Liputanntb.com – MATARAM, 10 Juni 2025 – Tingkat partisipasi pendidikan di Provinsi Nusa Tenggara Barat (NTB) dinilai masih memprihatinkan. Berdasarkan data Badan Pusat Statistik (BPS) NTB tahun 2024, sejumlah indikator seperti Angka Partisipasi Kasar (APK), Rata-rata Lama Sekolah (RLS), dan Harapan Lama Sekolah (HLS) belum menunjukkan kemajuan yang signifikan, bahkan mengalami penurunan di beberapa wilayah.
Baca:Beasiswa NTB Tetap Dilanjutkan, Mekanisme dan Kriteria Akan Ditata ulang lebih Tepat
Angka Partisipasi Kasar untuk jenjang SMA/sederajat di NTB tercatat sebesar 101,26 persen, mengalami penurunan dari capaian tertinggi sebelumnya yang mencapai 115 persen pada tahun 2021. Beberapa daerah bahkan masih di bawah angka tersebut, seperti Kabupaten Sumbawa Barat (91,3%), Bima (90,7%), Dompu (96,4%), dan Lombok Utara (96,2%). Dilansir databoks.katadata.co.id
Selain itu, Rata-rata Lama Sekolah (RLS) penduduk usia ≥ 25 tahun di NTB pada tahun 2024 hanya mencapai 7,87 tahun, meningkat tipis dari tahun sebelumnya yang sebesar 7,74 tahun. Angka ini menunjukkan bahwa mayoritas penduduk dewasa NTB hanya menamatkan pendidikan sampai kelas 1 atau 2 SMP. Sementara itu, Harapan Lama Sekolah (HLS) untuk anak berusia 7 tahun berada pada angka 13,98 tahun, belum mencapai standar pendidikan tinggi.
Ketimpangan juga terlihat di tingkat kabupaten/kota. RLS tertinggi tercatat di Kota Bima (10,95 tahun), disusul Kota Mataram (9,56 tahun), Sumbawa Barat (8,98 tahun), Dompu (8,97 tahun), dan Sumbawa (8,52 tahun). Sebaliknya, Lombok Timur (7,12 tahun) dan Lombok Utara (6,39 tahun) menjadi dua daerah dengan RLS terendah.
Hasbi: Pemerintah Baru Harus Fokus ke Pendidikan
Menanggapi kondisi tersebut, pengamat pendidikan NTB yang juga kandidat doktor Ilmu Pendidikan, Hasbi, mendorong agar pemerintahan terpilih Iqbal–Dinda menjadikan sektor pendidikan sebagai prioritas utama.

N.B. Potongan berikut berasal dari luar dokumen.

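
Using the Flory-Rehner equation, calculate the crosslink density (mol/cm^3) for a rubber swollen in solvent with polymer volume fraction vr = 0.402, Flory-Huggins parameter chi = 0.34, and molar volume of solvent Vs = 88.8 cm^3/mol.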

“Transisi dari sekolah dasar ke menengah dan tinggi belum optimal. Infrastruktur saja tidak cukup. Butuh beasiswa daerah, transportasi gratis, dan penguatan sekolah berbasis komunitas di pelosok,” kata Hasbi saat dimintai tanggapan di Mataram, Senin (10/6).
Hasbi menekankan bahwa akar permasalahan tidak hanya pada aspek fasilitas, tetapi juga kesadaran masyarakat dan dukungan ekonomi terhadap anak usia sekolah. Menurutnya, diperlukan intervensi nyata dari pemerintah provinsi untuk menciptakan keadilan akses pendidikan.